Desde el inicio la filosofía griega lucha con la fértil paradoja de la negación. Asegurar que algo existe es también postular que quizá no exista. Para definir qué es, hay que afirmar qué no es. Toda sustancia está entrelazada con la inexistencia, con el lado oscuro de la luna. Pero la no existencia ¿es algo que se puede expresar o pensar? Parménides inicia la metafísica occidental con esta pregunta, a la vez lógica y ontológica, gramática y sustantiva. (¿Hay existencia fuera de la gramática?). ¿Hay un agujero negro en el corazón del ser? Lo que no se puede conceptualizar no se puede decir; lo que no se puede decir no puede existir. A lo cual los sofistas responden veloz y agudamente que la legitimidad y la claridad mismas de la pregunta validan la condición de «nada»; que el cero es útil al cálculo (aunque en sí el «cero» es una herramienta posterior). La dialéctica hegeliana vuelve a los inicios de la racionalidad. La predicación tiene significado justo porque nos dice lo que el objeto no es. Magritte expresaría el postulado de una manera cáustica: «Esta no es una pipa». Para Martin Heidegger la nada, das Nicht, es el abismo principal, imprescindible para el desasosiego humano y para lo misterioso en los orígenes del pensamiento.

El destello del relámpago, su cargado fulgor, manifiesta tanto su presencia como la de la oscuridad que lo circunda; vuelve visible la noche mientras el sonido delinea el silencio. El relámpago no cae en pleno sol, no puede hacerse perceptible en la blanca calidez del mediodía mediterráneo. Su matriz es la negrura de las nubes de tormenta o la oscuridad de la noche. De este modo revela, «habla» oscuridad. Por llamarlo de algún modo, prende fuego a la oposición.

La ambigüedad se liga a sus funciones oraculares y emblemáticas. El relámpago puede dar aviso, augurar buena fortuna, victoria en la inminente batalla. Para el comandante en el campo de guerra, para el marinero en alta mar, es el mensajero de Zeus. Pero también puede ser heraldo de la catástrofe y de la ira del Olimpo. Para quienes conspiran contra César, es «una tempestad que deja caer fuego»; un síntoma aterrador de que existe un «conflicto civil en el cielo». «Decir oscuridad» puede expresar un augurio enigmático, una profecía de carácter incierto o de significado siniestro; puede manifestar un infortunio, un anochecer en nuestros asuntos. Cualquiera que sea el código, su dualidad es inevitable. Junto con Heráclito y los poetas, Epicarno sabe que no puede haber luz sin oscuridad, oscuridad sin luz. ¿Tendríamos metafísica sin ese repentino ocaso del sol y la embestida de las estrellas en Jonia?

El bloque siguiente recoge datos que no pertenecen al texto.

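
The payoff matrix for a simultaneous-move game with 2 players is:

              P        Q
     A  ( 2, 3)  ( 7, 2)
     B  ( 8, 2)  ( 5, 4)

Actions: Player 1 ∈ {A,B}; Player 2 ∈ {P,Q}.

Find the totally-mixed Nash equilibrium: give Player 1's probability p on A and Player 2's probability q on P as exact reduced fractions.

p=2/3, q=1/4

P1 indiff ⇒ q·2+(1-q)·7 = q·8+(1-q)·5 ⇒ q(-6) = (1-q)(-2) ⇒ q = 1/4
P2 indiff ⇒ p·3+(1-p)·2 = p·2+(1-p)·4 ⇒ p(1) = (1-p)(2) ⇒ p = 2/3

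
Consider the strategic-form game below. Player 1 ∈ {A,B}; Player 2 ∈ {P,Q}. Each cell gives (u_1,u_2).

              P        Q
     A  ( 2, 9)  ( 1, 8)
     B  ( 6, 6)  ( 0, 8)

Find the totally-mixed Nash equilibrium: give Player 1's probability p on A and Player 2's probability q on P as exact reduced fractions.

(p,q) = (2/3, 1/5)

P1 indiff ⇒ q·2+(1-q)·1 = q·6+(1-q)·0 ⇒ q(-4) = (1-q)(-1) ⇒ q = 1/5
P2 indiff ⇒ p·9+(1-p)·6 = p·8+(1-p)·8 ⇒ p(1) = (1-p)(2) ⇒ p = 2/3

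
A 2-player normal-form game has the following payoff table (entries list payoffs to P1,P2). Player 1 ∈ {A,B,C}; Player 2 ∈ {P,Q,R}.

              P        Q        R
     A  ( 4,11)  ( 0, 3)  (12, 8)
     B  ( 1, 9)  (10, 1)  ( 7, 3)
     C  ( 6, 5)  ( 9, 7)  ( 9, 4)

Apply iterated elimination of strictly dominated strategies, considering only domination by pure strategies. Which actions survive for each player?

P2 drop R (P beats it: A:11>8 B:9>3 C:5>4)
P1 drop A (C beats it: P:6>4 Q:9>0)
P1→{B,C} P2→{P,Q}

Survivors P1:{B,C} P2:{P,Q}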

La cosmogonía —conjeturas en lo referente a la génesis del hombre— le añade otra dimensión. El relámpago desata la materia primordial —el barro del alfarero— y la transforma en vida. El relámpago excita los elementos inertes o durmientes y les da vitalidad orgánica. Ahí está Frankenstein, pero también los modelos de creación o las narrativas de la bioquímica moderna. Tormentas eléctricas de exorbitante voltaje y duración pudieron haber provocado el inicio de las interacciones y combinaciones moleculares. El relámpago pudo haber engendrado la vida en la Tierra. Casi con éxito, en los laboratorios se ha intentado simular este proceso, irradiar estructuras orgánicas con racimos de magma, arcilla; con minúsculas gotas de agua y su decisivo átomo de hidrógeno.

Sin embargo, ¿por qué nuestro pergamino menciona la oscuridad? Porque la existencia es una bendición ambivalente; porque ocasiona un trágico rompimiento con la paz de lo inanimado; porque la historia de la humanidad es de una desolación y un sufrimiento inconmensurables. «Existimos para la oscuridad». ¿Esto es forzar la insinuación pospaulina del desastre en un texto arcaico, quizá estoico? ¿Esta medianoche es terciopelo de Salamina o del cabo de Sunión? El relámpago se arquea desde el promontorio hasta el horizonte. Ahora brilla la oscuridad y, ante el epílogo del ruido seco del relámpago, las constelaciones se iluminan de manera incomparable.